We see how within this inner realm of consciousness representations
pass in review, feelings come and go, impulses of will flash through
us. We observe all this and notice that when we attempt to bring the
inner realm into the same kind of focus that we achieved with regard
to the external world, it is impossible. We seem to swim in an element
that we cannot bring into sharp contours, that continually fades in
and out of focus. The clarity for which we strive with regard to outer
nature simply cannot be achieved within. In the most recent attempts
to understand this inner realm, in the Anglo-American psychology of
association, we see how, following the example of Hume, Mill, James, and
others, the attempt was made to impose the clarity attained in observation
of external nature upon inner sensations and feelings. One attempts
to impose clarity upon sensation, and this is impossible. It is as though
one wanted to apply the laws of flight to swimming. One does not come to
terms at all with the element within which one has to move. The psychology
of association never achieves sharpness of contour or clarity regarding
the phenomenon of consciousness. And even if one attempts with a certain
sobriety, as Herbart has done, to apply mathematical computation to
human mental activity [das Vorstellen], to the human soul, one finds
it possible, but the computations hover in the air. There is no place
to gain a foothold, because the mathematical formulae simply cannot
comprehend what is actually occurring within the soul. While one loses
man in coming to clarity regarding the external world, one finds man,
to be sure — it goes without saying that one finds man when one
delves into consciousness — but there is no hope of achieving
clarity, for one swims about, borne hither and thither in an insubstantial
realm. One finds man, but one cannot find a valid image of man.
It was this that
du Bois-Reymond felt very clearly but was able to express only much
less clearly —
only as a kind of vague feeling about scientific research on the whole
— when in August 1872 he spoke his ignorabimus. What
this ignorabimus wants to say in essence is that on the one
hand, we have in the historical evolution of humanity arrived at clarity
regarding nature and have constructed the concept of matter. In this
view of nature we have lost man — that is, ourselves. On the other
hand we look down into consciousness. To this realm we want to apply that
which has been most important in arriving at the contemporary explanation
of nature.

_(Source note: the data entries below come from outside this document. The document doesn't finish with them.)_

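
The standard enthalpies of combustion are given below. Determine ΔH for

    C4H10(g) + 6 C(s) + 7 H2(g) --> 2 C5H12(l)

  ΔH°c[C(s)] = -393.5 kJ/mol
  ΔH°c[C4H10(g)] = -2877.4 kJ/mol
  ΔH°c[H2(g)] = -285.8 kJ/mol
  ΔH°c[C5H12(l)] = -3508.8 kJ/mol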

Consciousness rejects this lucidity. This mathematical clarity
is entirely out of place. To be sure, we find man in a sense, but our
consciousness is not yet strong enough, not yet intensive enough to
comprehend man fully.
Again, one is tempted
to answer with an ignorabimus, but that cannot be, for we need
something more than an ignorabimus in order to meet the social
demands of the modern world. The limit that du Bois-Reymond had come up
against when he spoke [about] his ignorabimus on August 14, 1872
lies not within the human condition as such but only within its present
stage of historical human evolution. How are we to transcend this
ignorabimus? That is the burning question.